I didn’t feel able to tell my parents that I was struggling with my mental health. And I certainly didn’t feel as though I could tell them that my doctor had put me on antidepressants because they had preconceived ideas about them.
One thing for me is, if I can erase something, or dispose of it, okay, but if someone does something to me that I do not like that is irreversible, I am not happy. I had a skin check from my GP a few months ago, and I said to my mother that I have a small scar on my right arm from where I had a small lesion removed, and that if a doctor I didn’t like had done it, I would have gotten a samurai warrior tattooed over the scar. She wondered why. I said that it would be a painful reminder of something forever, otherwise.

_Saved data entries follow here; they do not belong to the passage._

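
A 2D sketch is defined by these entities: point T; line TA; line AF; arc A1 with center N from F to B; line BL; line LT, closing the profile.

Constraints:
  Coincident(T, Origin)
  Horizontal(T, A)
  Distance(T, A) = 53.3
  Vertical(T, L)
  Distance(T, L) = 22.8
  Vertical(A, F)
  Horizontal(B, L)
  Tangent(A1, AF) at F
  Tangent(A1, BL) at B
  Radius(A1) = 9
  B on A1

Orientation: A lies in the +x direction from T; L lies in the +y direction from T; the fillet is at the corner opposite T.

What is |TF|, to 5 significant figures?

55.058

The virtual corner opposite T is at (53.300, 22.800). A1 meets AF tangentially, so NF is at right angles to AF and A1 meets BL tangentially, so NB is at right angles to BL, with radius 9.0, so the center N sits 9.0 in from both sides at N = (44.300, 13.800). That places the tangent points at F = (53.300, 13.800) on AF and B = (44.300, 22.800) on BL. Then |TF| = |F − T| = 55.058.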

Not only is it the ordinary person you meet who is silently suffering but marginalised people are more likely to be experiencing mental health concerns. Why? Well, the answer lies there. We are pushed to the margins of society. And no, making more of an effort to fit in is not the answer. What is needed is for people to not feel that way.

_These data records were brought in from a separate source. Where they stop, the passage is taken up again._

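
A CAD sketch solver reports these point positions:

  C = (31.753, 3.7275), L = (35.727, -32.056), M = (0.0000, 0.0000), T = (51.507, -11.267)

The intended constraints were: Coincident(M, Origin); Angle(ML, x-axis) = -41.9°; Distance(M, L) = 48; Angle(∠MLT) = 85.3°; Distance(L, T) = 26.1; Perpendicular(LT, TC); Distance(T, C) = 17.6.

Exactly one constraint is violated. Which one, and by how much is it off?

Distance(T, C) = 17.6 — off by 7.20.

M = (0.00, 0.00) ✓; ML at -41.90° ✓; |ML| = 48.00 ✓; ∠MLT = 85.30° ✓; |LT| = 26.10 ✓; ∠(LT, TC) = 90.00° ✓; |TC| = 24.80 ✗.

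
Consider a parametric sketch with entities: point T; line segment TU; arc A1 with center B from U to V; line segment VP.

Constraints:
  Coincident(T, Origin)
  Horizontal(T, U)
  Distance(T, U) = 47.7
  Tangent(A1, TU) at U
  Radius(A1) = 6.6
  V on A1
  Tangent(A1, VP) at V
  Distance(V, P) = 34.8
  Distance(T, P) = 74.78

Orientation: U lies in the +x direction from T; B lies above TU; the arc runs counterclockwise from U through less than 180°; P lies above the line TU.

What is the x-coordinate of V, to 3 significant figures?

54.0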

I saw some right-winger post, when LGBTIQA+ mental health concerns and Wear It Purple Day were mentioned, “Oh, but why single out that group. What about the rest of us?” Now, Australia has the worst possible Defence Minister, who reacted negatively to some defence force personnel holding a morning tea wearing rainbow colours and carrying on with a load of nonsense about “A woke, leftist agenda.” Evidently, that individual does not know that woke, apart from the verbal past tense to wake, means awake to injustice. Now, I went to school with someone who is transgender, who served in the armed forces. So, that disgusting individual invalidated transgender armed services personnel!
Rather than assimilation, we should be aiming to integrate and accept marginalised people, and that’s autistic people, LGBTIQA+ people, people from different backgrounds and realising that there is no dominant culture and nor should there be. And what better way than to say their mental health matters and is important!